Design and develop multi-scale query processing technologies for efficient and timely processing of ad-hoc queries over huge data volumes.
A key assumption underlying contemporary database architectures is to prepare the database storage and processing scheme for instant delivery of precisely articulated queries (e.g., fetch based on key or simple (join) predicates). However, ad-hoc querying hardly ever is precise, i.e., based on a formulation that can be answered quickly. Instead, aggregate queries and summaries over large subspaces are the scheme for the user to zoom in onto the answer set. Consequently, the query interaction paradigm has reached its end of life in the context of extreme large databases constructed from scientific experiments (e.g., astronomy) and large scale distributed sensory systems (e.g., health, surveillance, logistics).
Description of work
Current systems cannot cope with such ad hoc queries over large datasets. We plan to investigate a completely new query processing paradigm that removes many of the current restrictions. For example, modern systems need to load and analyze all data before being able to process it. Our architecture aims at an incremental data consumption driven by processing needs, i.e., no need to load, analyze and store data not used by queries. Another pitfall of modern systems is the need to build a priori and complete query accelerators, i.e., indexes. This is prohibitive with huge datasets as it would cost an enormous amount of time unless we know exactly which portions of the data are relevant. However, this is not the case for ad hoc query processing.
We aim for a scheme that summarizes data portions succinctly, replace them by analytical models, and adaptively partition the database storage using the “database cracking schemes” pioneered at CWI [1,2]. The idea is that all necessary accelerators are built incrementally, automatically and in a transparent way to the user and the challenge is to achieve this with ad hoc queries in huge datasets. To achieve the goals described above, the query execution engine is replaced by a new one that can detect answer convergence and also can exploit randomized sub-plan evaluation to tackle the query load.

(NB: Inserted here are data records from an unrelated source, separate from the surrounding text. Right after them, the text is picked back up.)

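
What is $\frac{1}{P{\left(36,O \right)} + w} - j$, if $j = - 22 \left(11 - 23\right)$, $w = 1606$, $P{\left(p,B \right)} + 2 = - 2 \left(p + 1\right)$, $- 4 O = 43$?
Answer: $- \frac{403919}{1530} \approx -264.0$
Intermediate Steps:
$O = - \frac{43}{4}$ ($O = \left(- \frac{1}{4}\right) 43 = - \frac{43}{4} \approx -10.75$)
$P{\left(p,B \right)} = -4 - 2 p$ ($P{\left(p,B \right)} = -2 - 2 \left(p + 1\right) = -2 - 2 \left(1 + p\right) = -2 - \left(2 + 2 p\right) = -4 - 2 p$)
$j = 264$ ($j = \left(-22\right) \left(-12\right) = 264$)
$\frac{1}{P{\left(36,O \right)} + w} - j = \frac{1}{\left(-4 - 72\right) + 1606} - 264 = \frac{1}{-76 + 1606} - 264 = \frac{1}{1530} - 264 = - \frac{403919}{1530}$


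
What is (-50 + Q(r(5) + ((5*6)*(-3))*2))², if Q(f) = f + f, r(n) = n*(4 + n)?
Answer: 102400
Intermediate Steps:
Q(f) = 2*f
(-50 + Q(r(5) + ((5*6)*(-3))*2))² = (-50 + 2*(5*(4 + 5) + ((5*6)*(-3))*2))² = (-50 + 2*(5*9 + (30*(-3))*2))² = (-50 + 2*(45 - 90*2))² = (-50 + 2*(45 - 180))² = (-50 + 2*(-135))² = (-50 - 270)² = (-320)² = 102400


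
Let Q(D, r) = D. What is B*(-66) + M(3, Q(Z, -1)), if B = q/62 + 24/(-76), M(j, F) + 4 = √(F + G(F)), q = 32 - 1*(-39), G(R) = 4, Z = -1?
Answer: -34597/589 + √3 ≈ -57.006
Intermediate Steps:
q = 71 (q = 32 + 39 = 71)
M(j, F) = -4 + √(4 + F) (M(j, F) = -4 + √(F + 4) = -4 + √(4 + F))
B = 977/1178 (B = 71/62 + 24/(-76) = 71*(1/62) + 24*(-1/76) = 71/62 - 6/19 = 977/1178 ≈ 0.82937)
B*(-66) + M(3, Q(Z, -1)) = (977/1178)*(-66) + (-4 + √(4 - 1)) = -32241/589 + (-4 + √3) = -34597/589 + √3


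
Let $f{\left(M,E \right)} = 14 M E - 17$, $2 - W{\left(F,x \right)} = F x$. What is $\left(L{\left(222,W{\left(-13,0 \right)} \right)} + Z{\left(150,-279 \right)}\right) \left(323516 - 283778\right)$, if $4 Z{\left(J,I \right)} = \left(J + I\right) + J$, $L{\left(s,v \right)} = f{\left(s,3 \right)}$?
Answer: $\frac{740100381}{2} \approx 3.7005 \cdot 10^{8}$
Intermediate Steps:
$W{\left(F,x \right)} = 2 - F x$
$f{\left(M,E \right)} = -17 + 14 E M$ ($f{\left(M,E \right)} = 14 E M - 17 = -17 + 14 E M$)
$L{\left(s,v \right)} = -17 + 42 s$ ($L{\left(s,v \right)} = -17 + 14 \cdot 3 s = -17 + 42 s$)
$Z{\left(J,I \right)} = \frac{J}{2} + \frac{I}{4}$ ($Z{\left(J,I \right)} = \frac{\left(J + I\right) + J}{4} = \frac{\left(I + J\right) + J}{4} = \frac{I + 2 J}{4} = \frac{J}{2} + \frac{I}{4}$)
$\left(L{\left(222,W{\left(-13,0 \right)} \right)} + Z{\left(150,-279 \right)}\right) \left(323516 - 283778\right) = \left(\left(-17 + 42 \cdot 222\right) + \left(\frac{1}{2} \cdot 150 + \frac{1}{4} \left(-279\right)\right)\right) \left(323516 - 283778\right) = \left(\left(-17 + 9324\right) + \left(75 - \frac{279}{4}\right)\right) 39738 = \left(9307 + \frac{21}{4}\right) 39738 = \frac{37249}{4} \cdot 39738 = \frac{740100381}{2}$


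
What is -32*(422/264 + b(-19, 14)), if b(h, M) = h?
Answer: 18376/33 ≈ 556.85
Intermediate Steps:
-32*(422/264 + b(-19, 14)) = -32*(422/264 - 19) = -32*(422*(1/264) - 19) = -32*(211/132 - 19) = -32*(-2297/132) = 18376/33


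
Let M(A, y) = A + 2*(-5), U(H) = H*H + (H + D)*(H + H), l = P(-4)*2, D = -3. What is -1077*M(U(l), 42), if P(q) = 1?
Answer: 10770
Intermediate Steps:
l = 2 (l = 1*2 = 2)
U(H) = H² + 2*H*(-3 + H) (U(H) = H*H + (H - 3)*(H + H) = H² + (-3 + H)*(2*H) = H² + 2*H*(-3 + H))
M(A, y) = -10 + A (M(A, y) = A - 10 = -10 + A)
-1077*M(U(l), 42) = -1077*(-10 + 3*2*(-2 + 2)) = -1077*(-10 + 3*2*0) = -1077*(-10 + 0) = -1077*(-10) = 10770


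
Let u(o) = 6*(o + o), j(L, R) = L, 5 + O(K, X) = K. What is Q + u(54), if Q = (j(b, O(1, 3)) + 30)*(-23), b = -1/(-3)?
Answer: -149/3 ≈ -49.667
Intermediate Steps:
O(K, X) = -5 + K
b = 1/3 (b = -1*(-1/3) = 1/3 ≈ 0.33333)
u(o) = 12*o (u(o) = 6*(2*o) = 12*o)
Q = -2093/3 (Q = (1/3 + 30)*(-23) = (91/3)*(-23) = -2093/3 ≈ -697.67)
Q + u(54) = -2093/3 + 12*54 = -2093/3 + 648 = -149/3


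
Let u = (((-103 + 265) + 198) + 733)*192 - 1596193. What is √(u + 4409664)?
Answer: √3023327 ≈ 1738.8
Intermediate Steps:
u = -1386337 (u = ((162 + 198) + 733)*192 - 1596193 = (360 + 733)*192 - 1596193 = 1093*192 - 1596193 = 209856 - 1596193 = -1386337)
√(u + 4409664) = √(-1386337 + 4409664) = √3023327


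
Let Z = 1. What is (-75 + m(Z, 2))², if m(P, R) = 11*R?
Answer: 2809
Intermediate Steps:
(-75 + m(Z, 2))² = (-75 + 11*2)² = (-75 + 22)² = (-53)² = 2809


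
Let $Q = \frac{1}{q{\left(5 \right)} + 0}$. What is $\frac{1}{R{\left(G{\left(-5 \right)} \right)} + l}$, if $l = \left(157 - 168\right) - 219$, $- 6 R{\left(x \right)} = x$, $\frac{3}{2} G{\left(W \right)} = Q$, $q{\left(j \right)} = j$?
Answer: $- \frac{45}{10351} \approx -0.0043474$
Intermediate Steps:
$Q = \frac{1}{5}$ ($Q = \frac{1}{5 + 0} = \frac{1}{5} \approx 0.2$)
$G{\left(W \right)} = \frac{2}{15}$ ($G{\left(W \right)} = \frac{2}{3} \cdot \frac{1}{5} = \frac{2}{15}$)
$R{\left(x \right)} = - \frac{x}{6}$
$l = -230$ ($l = \left(157 - 168\right) - 219 = -11 - 219 = -230$)
$\frac{1}{R{\left(G{\left(-5 \right)} \right)} + l} = \frac{1}{\left(- \frac{1}{6}\right) \frac{2}{15} - 230} = \frac{1}{- \frac{1}{45} - 230} = \frac{1}{- \frac{10351}{45}} = - \frac{45}{10351}$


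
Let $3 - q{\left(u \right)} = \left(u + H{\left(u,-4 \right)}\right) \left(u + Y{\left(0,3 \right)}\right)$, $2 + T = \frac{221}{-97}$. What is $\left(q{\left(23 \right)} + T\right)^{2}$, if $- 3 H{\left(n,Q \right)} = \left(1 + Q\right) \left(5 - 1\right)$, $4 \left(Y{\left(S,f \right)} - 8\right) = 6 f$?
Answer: $\frac{34669322809}{37636} \approx 9.2117 \cdot 10^{5}$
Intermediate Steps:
$Y{\left(S,f \right)} = 8 + \frac{3 f}{2}$ ($Y{\left(S,f \right)} = 8 + \frac{6 f}{4} = 8 + \frac{3 f}{2}$)
$H{\left(n,Q \right)} = - \frac{4}{3} - \frac{4 Q}{3}$ ($H{\left(n,Q \right)} = - \frac{\left(1 + Q\right) \left(5 - 1\right)}{3} = - \frac{\left(1 + Q\right) 4}{3} = - \frac{4 + 4 Q}{3} = - \frac{4}{3} - \frac{4 Q}{3}$)
$T = - \frac{415}{97}$ ($T = -2 + \frac{221}{-97} = -2 + 221 \left(- \frac{1}{97}\right) = -2 - \frac{221}{97} = - \frac{415}{97} \approx -4.2784$)
$q{\left(u \right)} = 3 - \left(4 + u\right) \left(\frac{25}{2} + u\right)$ ($q{\left(u \right)} = 3 - \left(u - -4\right) \left(u + \left(8 + \frac{3}{2} \cdot 3\right)\right) = 3 - \left(u + \left(- \frac{4}{3} + \frac{16}{3}\right)\right) \left(u + \left(8 + \frac{9}{2}\right)\right) = 3 - \left(u + 4\right) \left(u + \frac{25}{2}\right) = 3 - \left(4 + u\right) \left(\frac{25}{2} + u\right)$)
$\left(q{\left(23 \right)} + T\right)^{2} = \left(\left(-47 - 23^{2} - \frac{759}{2}\right) - \frac{415}{97}\right)^{2} = \left(\left(-47 - 529 - \frac{759}{2}\right) - \frac{415}{97}\right)^{2} = \left(- \frac{1911}{2} - \frac{415}{97}\right)^{2} = \left(- \frac{186197}{194}\right)^{2} = \frac{34669322809}{37636}$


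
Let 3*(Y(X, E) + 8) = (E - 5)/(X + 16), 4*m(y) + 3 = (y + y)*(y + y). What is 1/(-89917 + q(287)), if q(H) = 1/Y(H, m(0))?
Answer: -29111/2617577423 ≈ -1.1121e-5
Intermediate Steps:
m(y) = -3/4 + y**2 (m(y) = -3/4 + ((y + y)*(y + y))/4 = -3/4 + ((2*y)*(2*y))/4 = -3/4 + (4*y**2)/4 = -3/4 + y**2)
Y(X, E) = -8 + (-5 + E)/(3*(16 + X)) (Y(X, E) = -8 + ((E - 5)/(X + 16))/3 = -8 + ((-5 + E)/(16 + X))/3 = -8 + (-5 + E)/(3*(16 + X)))
q(H) = 3*(16 + H)/(-1559/4 - 24*H) (q(H) = 1/((-389 + (-3/4 + 0**2) - 24*H)/(3*(16 + H))) = 1/((-389 + (-3/4 + 0) - 24*H)/(3*(16 + H))) = 1/((-389 - 3/4 - 24*H)/(3*(16 + H))) = 1/((-1559/4 - 24*H)/(3*(16 + H))) = 3*(16 + H)/(-1559/4 - 24*H))
1/(-89917 + q(287)) = 1/(-89917 + 12*(-16 - 1*287)/(1559 + 96*287)) = 1/(-89917 + 12*(-16 - 287)/(1559 + 27552)) = 1/(-89917 + 12*(-303)/29111) = 1/(-89917 + 12*(1/29111)*(-303)) = 1/(-89917 - 3636/29111) = 1/(-2617577423/29111) = -29111/2617577423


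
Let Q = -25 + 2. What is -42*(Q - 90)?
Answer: 4746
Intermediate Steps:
Q = -23
-42*(Q - 90) = -42*(-23 - 90) = -42*(-113) = 4746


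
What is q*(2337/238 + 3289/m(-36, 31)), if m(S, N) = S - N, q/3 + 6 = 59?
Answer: -99566277/15946 ≈ -6244.0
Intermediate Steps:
q = 159 (q = -18 + 3*59 = -18 + 177 = 159)
q*(2337/238 + 3289/m(-36, 31)) = 159*(2337/238 + 3289/(-36 - 1*31)) = 159*(2337*(1/238) + 3289/(-36 - 31)) = 159*(2337/238 + 3289/(-67)) = 159*(2337/238 + 3289*(-1/67)) = 159*(2337/238 - 3289/67) = 159*(-626203/15946) = -99566277/15946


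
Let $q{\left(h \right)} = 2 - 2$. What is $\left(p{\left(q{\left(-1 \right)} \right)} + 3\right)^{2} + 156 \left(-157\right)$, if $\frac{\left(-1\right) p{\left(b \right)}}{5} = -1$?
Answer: $-24428$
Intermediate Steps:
$q{\left(h \right)} = 0$
$p{\left(b \right)} = 5$ ($p{\left(b \right)} = \left(-5\right) \left(-1\right) = 5$)
$\left(p{\left(q{\left(-1 \right)} \right)} + 3\right)^{2} + 156 \left(-157\right) = \left(5 + 3\right)^{2} + 156 \left(-157\right) = 8^{2} - 24492 = 64 - 24492 = -24428$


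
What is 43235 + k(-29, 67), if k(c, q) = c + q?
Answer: 43273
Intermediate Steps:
43235 + k(-29, 67) = 43235 + (-29 + 67) = 43235 + 38 = 43273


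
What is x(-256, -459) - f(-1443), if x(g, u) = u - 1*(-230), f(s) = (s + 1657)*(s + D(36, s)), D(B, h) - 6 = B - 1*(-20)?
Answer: 295305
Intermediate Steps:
D(B, h) = 26 + B (D(B, h) = 6 + (B - 1*(-20)) = 6 + (B + 20) = 6 + (20 + B) = 26 + B)
f(s) = (62 + s)*(1657 + s) (f(s) = (s + 1657)*(s + (26 + 36)) = (1657 + s)*(s + 62) = (1657 + s)*(62 + s) = (62 + s)*(1657 + s))
x(g, u) = 230 + u (x(g, u) = u + 230 = 230 + u)
x(-256, -459) - f(-1443) = (230 - 459) - (102734 + (-1443)² + 1719*(-1443)) = -229 - (102734 + 2082249 - 2480517) = -229 - 1*(-295534) = -229 + 295534 = 295305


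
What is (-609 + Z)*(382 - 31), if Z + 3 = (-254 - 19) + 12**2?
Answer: -260091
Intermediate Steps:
Z = -132 (Z = -3 + ((-254 - 19) + 12**2) = -3 + (-273 + 144) = -3 - 129 = -132)
(-609 + Z)*(382 - 31) = (-609 - 132)*(382 - 31) = -741*351 = -260091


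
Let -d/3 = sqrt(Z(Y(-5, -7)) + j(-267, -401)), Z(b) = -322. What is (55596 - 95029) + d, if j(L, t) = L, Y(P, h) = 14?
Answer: -39433 - 3*I*sqrt(589) ≈ -39433.0 - 72.808*I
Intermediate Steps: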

The approach taken is evaluated against the databases provided by KNMI, TomTom and Hyves in particular, but extended to cover other science databases as well. These offer good examples of our motivation scenarios. For example, TomTom contains a massive database that is queried continuously by numerous users. Given the vast amount of users, queries are ad hoc, continuously changing focus and given the nature of the application, answers need to be formulated fast otherwise they are not useful. Our approach aims to tackle exactly these kinds of problems with fast answers of ad hoc queries over huge data.